Shoutbox

regexp problem - Printable Version

-Shoutbox (https://shoutbox.menthix.net)
+-- Forum: MsgHelp Archive (/forumdisplay.php?fid=58)
+--- Forum: Messenger Plus! for Live Messenger (/forumdisplay.php?fid=4)
+---- Forum: Scripting (/forumdisplay.php?fid=39)
+----- Thread: regexp problem (/showthread.php?tid=99634)
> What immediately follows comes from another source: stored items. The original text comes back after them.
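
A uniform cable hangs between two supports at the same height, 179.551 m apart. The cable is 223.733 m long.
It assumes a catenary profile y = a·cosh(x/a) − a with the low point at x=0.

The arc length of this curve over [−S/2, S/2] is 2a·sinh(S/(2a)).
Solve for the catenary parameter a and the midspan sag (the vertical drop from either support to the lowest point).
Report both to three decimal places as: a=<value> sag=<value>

a=76.470 sag=59.036

seed: a₀ = √(S³/(24(L−S))) = √(179.551³/(24·44.182)) = 73.884517
iter 1: u=1.215079  f(a)=+3.379e+00  f'(a)=-1.382e+00  a ← 73.884517 − (+3.379e+00/-1.382e+00) = 76.329013
iter 2: u=1.176165  f(a)=+1.749e-01  f'(a)=-1.242e+00  a ← 76.329013 − (+1.749e-01/-1.242e+00) = 76.469807
iter 3: u=1.173999  f(a)=+5.255e-04  f'(a)=-1.235e+00  a ← 76.469807 − (+5.255e-04/-1.235e+00) = 76.470232
iter 4: u=1.173993  f(a)=+4.775e-09  f'(a)=-1.235e+00  a ← 76.470232 − (+4.775e-09/-1.235e+00) = 76.470232
iter 5: u=1.173993  f(a)=+2.842e-14  f'(a)=-1.235e+00  a ← 76.470232 − (+2.842e-14/-1.235e+00) = 76.470232
converged: |Δa| < 1e-12 after 5 iterations
sag = a·(cosh(S/(2a)) − 1) = 76.470232·(cosh(1.173993) − 1) = 59.035525
T_max/T_min = cosh(S/(2a)) = 1.772007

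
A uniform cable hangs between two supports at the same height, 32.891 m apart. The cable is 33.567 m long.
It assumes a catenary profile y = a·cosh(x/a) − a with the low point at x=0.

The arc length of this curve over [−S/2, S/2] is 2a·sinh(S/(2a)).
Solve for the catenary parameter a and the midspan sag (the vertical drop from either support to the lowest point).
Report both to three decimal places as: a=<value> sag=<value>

a=46.975 sag=2.908

seed: a₀ = √(S³/(24(L−S))) = √(32.891³/(24·0.676)) = 46.831347
iter 1: u=0.351164  f(a)=+4.180e-03  f'(a)=-2.923e-02  a ← 46.831347 − (+4.180e-03/-2.923e-02) = 46.974377
iter 2: u=0.350095  f(a)=+1.923e-05  f'(a)=-2.896e-02  a ← 46.974377 − (+1.923e-05/-2.896e-02) = 46.975041
iter 3: u=0.350090  f(a)=+4.110e-10  f'(a)=-2.896e-02  a ← 46.975041 − (+4.110e-10/-2.896e-02) = 46.975041
iter 4: u=0.350090  f(a)=+0.000e+00  f'(a)=-2.896e-02  a ← 46.975041 − (+0.000e+00/-2.896e-02) = 46.975041
converged: |Δa| < 1e-12 after 4 iterations
sag = a·(cosh(S/(2a)) − 1) = 46.975041·(cosh(0.350090) − 1) = 2.908226
T_max/T_min = cosh(S/(2a)) = 1.061910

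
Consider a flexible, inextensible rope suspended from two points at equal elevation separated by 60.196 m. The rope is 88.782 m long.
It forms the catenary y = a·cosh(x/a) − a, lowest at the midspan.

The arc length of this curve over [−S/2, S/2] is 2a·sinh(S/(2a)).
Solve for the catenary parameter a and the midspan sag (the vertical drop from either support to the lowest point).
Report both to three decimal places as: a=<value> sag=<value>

seed: a₀ = √(S³/(24(L−S))) = √(60.196³/(24·28.586)) = 17.830730
iter 1: u=1.687985  f(a)=+4.360e+00  f'(a)=-4.218e+00  a ← 17.830730 − (+4.360e+00/-4.218e+00) = 18.864395
iter 2: u=1.595493  f(a)=+4.079e-01  f'(a)=-3.463e+00  a ← 18.864395 − (+4.079e-01/-3.463e+00) = 18.982190
iter 3: u=1.585592  f(a)=+4.383e-03  f'(a)=-3.389e+00  a ← 18.982190 − (+4.383e-03/-3.389e+00) = 18.983484
iter 4: u=1.585483  f(a)=+5.182e-07  f'(a)=-3.388e+00  a ← 18.983484 − (+5.182e-07/-3.388e+00) = 18.983484
iter 5: u=1.585483  f(a)=+1.421e-14  f'(a)=-3.388e+00  a ← 18.983484 − (+1.421e-14/-3.388e+00) = 18.983484
converged: |Δa| < 1e-12 after 5 iterations
sag = a·(cosh(S/(2a)) − 1) = 18.983484·(cosh(1.585483) − 1) = 29.296259
T_max/T_min = cosh(S/(2a)) = 2.543250

a=18.983 sag=29.296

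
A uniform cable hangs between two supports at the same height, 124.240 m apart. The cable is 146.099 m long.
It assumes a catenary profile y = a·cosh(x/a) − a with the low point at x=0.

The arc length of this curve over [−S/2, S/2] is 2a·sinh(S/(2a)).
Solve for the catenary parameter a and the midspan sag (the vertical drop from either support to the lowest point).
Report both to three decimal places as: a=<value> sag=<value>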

regexp problem by agustin029 on 09-21-2012 at 12:09 AM

how I can combine these two regex??

code:
link = msg.match(/((ftp|https|http)?:\/\/[^\s]+)/g); //returns http,https and ftp links
link2 = msg.match(/(www?.[^\s]+)/g); //returns www. links


RE: regexp problem by whiz on 09-21-2012 at 09:34 AM

I think you might have a few issues with those expressions.  You need to escape literal "." characters (/./ matches any character).  Also, the ? after "www" only makes the third "w" optional (i.e. it will match "ww" or "www", which I'm assuming is not what you want).  Also, the former expression will match :// (without a protocol identifier; again, don't know if this is what you want or not).

But because you've used [^\s]+ to match the rest of the address, and the protocol/www is optional, this will match anything.

If you just want to match any URL, regardless of the protocol or www at the start, perhaps something like this?

Javascript code:
link = msg.match(/(((ftp|https|http):\/\/)?[A-Za-z0-9-_~:/\?#@!\$&'\(\)\*\+,;=]+(\.[A-Za-z0-9-_~:\/\?#@!\$&'\(\)\*\+,;=]+)+)/g);


That looks a bit of a mouthful.  Basically, [A-Za-z0-9-_~:/\?#@!\$&'\(\)\*\+,;= ]+ matches any characters valid in a URL (which includes the www, so I've left that out.  It will try to match the protocol, followed by two or more sets of valid characters, separated by a ".".  So it would match foo.com, foo.co.uk, www.foo.co.uk, www.bar.foo.co.uk and so on, as well as any of these with a protocol at the start.

It's still not perfect though, as it will match any two (or more) sets of valid characters separated with a ".".